Abstract
Background
With the advent of anti-amyloid-β monoclonal antibody therapies and the growing societal burden of dementia, early identification of Alzheimer's disease and related dementias has become a clinical priority.
Objective
To evaluate the diagnostic accuracy of a machine learning model using a neuropsychological battery to classify individuals as Healthy controls, mild cognitive impairment (MCI), or Dementia, and to identify neuropsychological tests and cognitive domains that contributed most to classification accuracy, determining optimal tests for dementia screening.
Methods
In this retrospective cross-sectional single-center study, we analyzed 590 participants evaluated for suspected dementia. The final sample comprised 74 Healthy controls, 190 individuals with MCI, and 326 with Dementia (including 269 with Alzheimer's disease). Scores from the Mini-Mental State Examination (MMSE), Montreal Cognitive Assessment Japanese version (MoCA-J), Rivermead Behavioural Memory Test (RBMT), Japanese Adult Reading Test (JART), and Wechsler Adult Intelligence Scale-III were input into a random forest machine learning model.
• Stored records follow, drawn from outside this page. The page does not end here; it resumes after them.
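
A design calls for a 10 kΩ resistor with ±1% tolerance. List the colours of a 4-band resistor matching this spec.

10000 Ω = 10 × 10^3.
1 → brown
0 → black
Multiplier 10^3 → orange.
±1% tolerance → brown.

brown, black, orange, brown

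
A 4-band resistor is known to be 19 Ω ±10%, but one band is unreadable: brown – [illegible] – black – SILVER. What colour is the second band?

19 Ω = 19 × 10^0.
The second band gives digit 9 of the significand, and 9 is white.

white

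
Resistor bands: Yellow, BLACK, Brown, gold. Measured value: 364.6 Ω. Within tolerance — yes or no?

no

Yellow → 4 (first significant figure)
Black → 0 (second significant figure)
Brown → ×10 multiplier
Gold → ±5% tolerance
40 × 10 = 400 Ω
Allowed range: 380 Ω to 420 Ω.
364.6 Ω lies outside that range.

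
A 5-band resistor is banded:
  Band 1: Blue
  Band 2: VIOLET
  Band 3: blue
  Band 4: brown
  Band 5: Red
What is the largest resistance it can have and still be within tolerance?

6895.2 Ω

Blue → 6 (first significant figure)
Violet → 7 (second significant figure)
Blue → 6 (third significant figure)
Brown → ×10 multiplier
Red → ±2% tolerance
676 × 10 = 6760 Ω
Largest = 6760 × (1 + 2/100) = 6895.2 Ω.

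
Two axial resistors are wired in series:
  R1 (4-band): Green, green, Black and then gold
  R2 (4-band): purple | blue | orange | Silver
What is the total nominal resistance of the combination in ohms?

76055 Ω

R1: green, green → 55; black ×1 → 55 Ω.
R2: violet, blue → 76; orange ×10^3 → 76000 Ω.
Series: 55 + 76000 = 76055 Ω.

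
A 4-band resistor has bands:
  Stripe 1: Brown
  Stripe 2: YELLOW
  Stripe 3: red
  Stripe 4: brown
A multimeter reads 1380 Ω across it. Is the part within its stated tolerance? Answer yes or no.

no

Brown → 1 (first significant figure)
Yellow → 4 (second significant figure)
Red → ×10^2 multiplier
Brown → ±1% tolerance
14 × 100 = 1400 Ω
Allowed range: 1386 Ω to 1414 Ω.
1380 Ω lies outside that range.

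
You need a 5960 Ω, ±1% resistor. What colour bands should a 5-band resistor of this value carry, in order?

5960 Ω = 596 × 10^1.
5 → green
9 → white
6 → blue
Multiplier 10^1 → brown.
±1% tolerance → brown.

green, white, blue, brown, brown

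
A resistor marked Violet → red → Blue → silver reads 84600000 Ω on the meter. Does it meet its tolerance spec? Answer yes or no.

no

Violet → 7 (first significant figure)
Red → 2 (second significant figure)
Blue → ×10^6 multiplier
Silver → ±10% tolerance
72 × 1000000 = 72000000 Ω
Allowed range: 64800000 Ω to 79200000 Ω.
84600000 Ω lies outside that range.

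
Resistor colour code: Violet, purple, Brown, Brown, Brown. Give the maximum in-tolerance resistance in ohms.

Violet → 7 (first significant figure)
Violet → 7 (second significant figure)
Brown → 1 (third significant figure)
Brown → ×10 multiplier
Brown → ±1% tolerance
771 × 10 = 7710 Ω
Maximum = 7710 × (1 + 1/100) = 7787.1 Ω.

7787.1 Ω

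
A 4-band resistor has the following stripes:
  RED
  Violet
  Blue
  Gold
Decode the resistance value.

Red → 2 (first significant figure)
Violet → 7 (second significant figure)
Blue → ×10^6 multiplier
27 × 1000000 = 27000000 Ω

27000000 Ω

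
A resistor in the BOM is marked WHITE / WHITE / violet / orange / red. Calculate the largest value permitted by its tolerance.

1016940 Ω

White → 9 (first significant figure)
White → 9 (second significant figure)
Violet → 7 (third significant figure)
Orange → ×10^3 multiplier
Red → ±2% tolerance
997 × 1000 = 997000 Ω
Largest = 997000 × (1 + 2/100) = 1016940 Ω.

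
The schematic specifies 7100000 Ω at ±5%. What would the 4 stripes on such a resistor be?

violet, brown, green, gold

7100000 Ω = 71 × 10^5.
7 → violet
1 → brown
Multiplier 10^5 → green.
±5% tolerance → gold.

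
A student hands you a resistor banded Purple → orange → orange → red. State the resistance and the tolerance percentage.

Violet → 7 (first significant figure)
Orange → 3 (second significant figure)
Orange → ×10^3 multiplier
Red → ±2% tolerance
73 × 1000 = 73000 Ω

73000 Ω ±2%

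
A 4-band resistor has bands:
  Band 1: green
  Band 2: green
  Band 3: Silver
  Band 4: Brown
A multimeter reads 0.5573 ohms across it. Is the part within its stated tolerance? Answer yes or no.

no

Green → 5 (first significant figure)
Green → 5 (second significant figure)
Silver → ×0.01 multiplier
Brown → ±1% tolerance
55 × 0.01 = 0.55 Ω
Allowed range: 0.5445 Ω to 0.5555 Ω.
0.5573 ohms lies outside that range.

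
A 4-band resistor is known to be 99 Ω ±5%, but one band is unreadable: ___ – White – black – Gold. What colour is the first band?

white

99 Ω = 99 × 10^0.
The first band gives digit 9 of the significand, and 9 is white.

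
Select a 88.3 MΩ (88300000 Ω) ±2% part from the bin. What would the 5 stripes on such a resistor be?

88300000 Ω = 883 × 10^5.
8 → grey
8 → grey
3 → orange
Multiplier 10^5 → green.
±2% tolerance → red.

grey, grey, orange, green, red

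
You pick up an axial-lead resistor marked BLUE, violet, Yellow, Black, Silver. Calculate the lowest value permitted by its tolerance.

606.6 Ω

Blue → 6 (first significant figure)
Violet → 7 (second significant figure)
Yellow → 4 (third significant figure)
Black → ×1 multiplier
Silver → ±10% tolerance
674 × 1 = 674 Ω
Lowest = 674 × (1 − 10/100) = 606.6 Ω.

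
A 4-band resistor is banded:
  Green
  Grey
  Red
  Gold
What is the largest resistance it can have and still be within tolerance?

6090 Ω

Green → 5 (first significant figure)
Grey → 8 (second significant figure)
Red → ×10^2 multiplier
Gold → ±5% tolerance
58 × 100 = 5800 Ω
Largest = 5800 × (1 + 5/100) = 6090 Ω.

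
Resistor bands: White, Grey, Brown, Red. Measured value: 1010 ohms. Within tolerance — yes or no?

White → 9 (first significant figure)
Grey → 8 (second significant figure)
Brown → ×10 multiplier
Red → ±2% tolerance
98 × 10 = 980 Ω
Allowed range: 960.4 Ω to 999.6 Ω.
1010 ohms lies outside that range.

no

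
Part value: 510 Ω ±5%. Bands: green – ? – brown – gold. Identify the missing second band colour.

brown

510 Ω = 51 × 10^1.
The second band gives digit 1 of the significand, and 1 is brown.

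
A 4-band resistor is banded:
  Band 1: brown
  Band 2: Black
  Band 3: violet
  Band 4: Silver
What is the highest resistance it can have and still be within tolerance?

Brown → 1 (first significant figure)
Black → 0 (second significant figure)
Violet → ×10^7 multiplier
Silver → ±10% tolerance
10 × 10000000 = 100000000 Ω
Highest = 100000000 × (1 + 10/100) = 110000000 Ω.

110000000 Ω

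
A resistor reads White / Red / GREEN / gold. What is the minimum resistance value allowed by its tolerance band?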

Model performance was assessed using the area under the ROC curve (AUC). A variable importance analysis determined each test's relative contribution to classification.
Results
The multiclass model achieved an AUC of 0.898. RBMT was the strongest contributor, exceeding MMSE and MoCA-J. In borderline MMSE/MoCA-J subsets, adding RBMT improved classification performance for both Healthy versus MCI and MCI versus Dementia decisions.
Conclusions
RBMT provides substantial incremental value for dementia-related diagnostic discrimination, particularly as a second-line assessment when brief screening results are borderline. However, its administration time may limit its role as a universal first-line screening tool.